Traceback (most recent call last):
  File "/usr/local/bin/model-analyzer", line 8, in <module>
    sys.exit(main())
  File "/usr/local/lib/python3.10/dist-packages/model_analyzer/entrypoint.py", line 278, in main
    analyzer.profile(
  File "/usr/local/lib/python3.10/dist-packages/model_analyzer/analyzer.py", line 128, in profile
    self._profile_models()
  File "/usr/local/lib/python3.10/dist-packages/model_analyzer/analyzer.py", line 247, in _profile_models
    self._model_manager.run_models(models=[model])
  File "/usr/local/lib/python3.10/dist-packages/model_analyzer/model_manager.py", line 151, in run_models
    self._stop_ma_if_no_valid_measurement_threshold_reached()
  File "/usr/local/lib/python3.10/dist-packages/model_analyzer/model_manager.py", line 245, in _stop_ma_if_no_valid_measurement_threshold_reached
    raise TritonModelAnalyzerException(
model_analyzer.model_analyzer_exceptions.TritonModelAnalyzerException: The first 2 attempts to acquire measurements have failed. Please examine the Tritonserver/PA error logs to determine what has gone wrong.
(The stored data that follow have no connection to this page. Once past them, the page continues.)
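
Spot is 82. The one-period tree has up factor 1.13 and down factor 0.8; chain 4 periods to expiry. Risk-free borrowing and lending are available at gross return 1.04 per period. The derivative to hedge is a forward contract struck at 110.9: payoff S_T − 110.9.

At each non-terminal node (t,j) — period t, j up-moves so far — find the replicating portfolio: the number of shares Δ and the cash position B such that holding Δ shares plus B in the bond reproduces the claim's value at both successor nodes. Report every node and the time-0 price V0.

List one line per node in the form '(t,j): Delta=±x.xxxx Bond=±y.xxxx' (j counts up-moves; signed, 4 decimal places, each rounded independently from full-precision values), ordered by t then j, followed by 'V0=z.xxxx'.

(0,0): Delta=1.0000 Bond=-94.7978
(1,0): Delta=1.0000 Bond=-98.5897
(1,1): Delta=1.0000 Bond=-98.5897
(2,0): Delta=1.0000 Bond=-102.5333
(2,1): Delta=1.0000 Bond=-102.5333
(2,2): Delta=1.0000 Bond=-102.5333
(3,0): Delta=1.0000 Bond=-106.6346
(3,1): Delta=1.0000 Bond=-106.6346
(3,2): Delta=1.0000 Bond=-106.6346
(3,3): Delta=1.0000 Bond=-106.6346
V0=-12.7978

Since d<R<u, set p* = (R−d)/(u−d) = 0.7273; price each node as the discounted p*-expectation of its children.
At expiry t=4: V(4,0)=-77.3128, V(4,1)=-63.4581, V(4,2)=-43.8883, V(4,3)=-16.2460, V(4,4)=22.7988
  t=3,j=0: stock 41.9840 → up 47.4419 (V=-63.4581), down 33.5872 (V=-77.3128). Price -64.6506; hedge Δ=1.0000, bond B=-106.6346.
  t=3,j=1: stock 59.3024 → up 67.0117 (V=-43.8883), down 47.4419 (V=-63.4581). Price -47.3322; hedge Δ=1.0000, bond B=-106.6346.
  t=3,j=2: stock 83.7646 → up 94.6540 (V=-16.2460), down 67.0117 (V=-43.8883). Price -22.8700; hedge Δ=1.0000, bond B=-106.6346.
  t=3,j=3: stock 118.3176 → up 133.6988 (V=22.7988), down 94.6540 (V=-16.2460). Price 11.6829; hedge Δ=1.0000, bond B=-106.6346.
  t=2,j=0: stock 52.4800 → up 59.3024 (V=-47.3322), down 41.9840 (V=-64.6506). Price -50.0533; hedge Δ=1.0000, bond B=-102.5333.
  t=2,j=1: stock 74.1280 → up 83.7646 (V=-22.8700), down 59.3024 (V=-47.3322). Price -28.4053; hedge Δ=1.0000, bond B=-102.5333.
  t=2,j=2: stock 104.7058 → up 118.3176 (V=11.6829), down 83.7646 (V=-22.8700). Price 2.1725; hedge Δ=1.0000, bond B=-102.5333.
  t=1,j=0: stock 65.6000 → up 74.1280 (V=-28.4053), down 52.4800 (V=-50.0533). Price -32.9897; hedge Δ=1.0000, bond B=-98.5897.
  t=1,j=1: stock 92.6600 → up 104.7058 (V=2.1725), down 74.1280 (V=-28.4053). Price -5.9297; hedge Δ=1.0000, bond B=-98.5897.
  t=0,j=0: stock 82.0000 → up 92.6600 (V=-5.9297), down 65.6000 (V=-32.9897). Price -12.7978; hedge Δ=1.0000, bond B=-94.7978.
Each (Δ,B) replicates both successor values, so the strategy is self-financing and V0 is arbitrage-free.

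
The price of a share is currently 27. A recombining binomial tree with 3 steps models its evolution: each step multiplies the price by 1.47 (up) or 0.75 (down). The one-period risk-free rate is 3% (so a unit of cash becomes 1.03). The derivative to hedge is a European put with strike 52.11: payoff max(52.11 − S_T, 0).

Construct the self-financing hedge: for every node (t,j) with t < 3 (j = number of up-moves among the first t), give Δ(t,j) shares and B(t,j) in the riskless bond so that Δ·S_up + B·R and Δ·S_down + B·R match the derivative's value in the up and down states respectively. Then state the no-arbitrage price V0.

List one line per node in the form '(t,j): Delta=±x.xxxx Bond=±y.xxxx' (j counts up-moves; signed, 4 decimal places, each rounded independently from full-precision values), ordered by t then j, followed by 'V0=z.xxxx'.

The replicating-portfolio and risk-neutral prices coincide; use p* = (1.03−0.75)/(1.47−0.75) = 0.3889 for the latter.
Terminal values V(3,·): V(3,0)=40.7194, V(3,1)=29.7844, V(3,2)=8.3518, V(3,3)=0.0000
(2,0): S=15.1875. Δ = (V_up−V_dn)/(S_up−S_dn) = (29.7844−40.7194)/(22.3256−11.3906) = -1.0000. V = [p*·29.7844 + (1−p*)·40.7194]/1.03 = 35.4047. B = V − Δ·S = 50.5922.
(2,1): S=29.7675. Δ = (V_up−V_dn)/(S_up−S_dn) = (8.3518−29.7844)/(43.7582−22.3256) = -1.0000. V = [p*·8.3518 + (1−p*)·29.7844]/1.03 = 20.8247. B = V − Δ·S = 50.5922.
(2,2): S=58.3443. Δ = (V_up−V_dn)/(S_up−S_dn) = (0.0000−8.3518)/(85.7661−43.7582) = -0.1988. V = [p*·0.0000 + (1−p*)·8.3518]/1.03 = 4.9552. B = V − Δ·S = 16.5549.
(1,0): S=20.2500. Δ = (V_up−V_dn)/(S_up−S_dn) = (20.8247−35.4047)/(29.7675−15.1875) = -1.0000. V = [p*·20.8247 + (1−p*)·35.4047]/1.03 = 28.8687. B = V − Δ·S = 49.1187.
(1,1): S=39.6900. Δ = (V_up−V_dn)/(S_up−S_dn) = (4.9552−20.8247)/(58.3443−29.7675) = -0.5553. V = [p*·4.9552 + (1−p*)·20.8247]/1.03 = 14.2265. B = V − Δ·S = 36.2675.
(0,0): S=27.0000. Δ = (V_up−V_dn)/(S_up−S_dn) = (14.2265−28.8687)/(39.6900−20.2500) = -0.7532. V = [p*·14.2265 + (1−p*)·28.8687]/1.03 = 22.4995. B = V − Δ·S = 42.8359.
Each (Δ,B) replicates both successor values, so the strategy is self-financing and V0 is arbitrage-free.

(0,0): Delta=-0.7532 Bond=42.8359
(1,0): Delta=-1.0000 Bond=49.1187
(1,1): Delta=-0.5553 Bond=36.2675
(2,0): Delta=-1.0000 Bond=50.5922
(2,1): Delta=-1.0000 Bond=50.5922
(2,2): Delta=-0.1988 Bond=16.5549
V0=22.4995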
Moreover, according to the tritonserver logs, the ensemble receives requests and processes them. Also when I tried to run PA separately, there was a similar problem. Maybe the problem is in it

MA version 1.41.0 Release 2.47.0 corresponding to NGC container 24.06

nv-braf commented 3 months ago

It appears that MA is operating correctly and the problem is in PA. @matthewkotila can you look into this?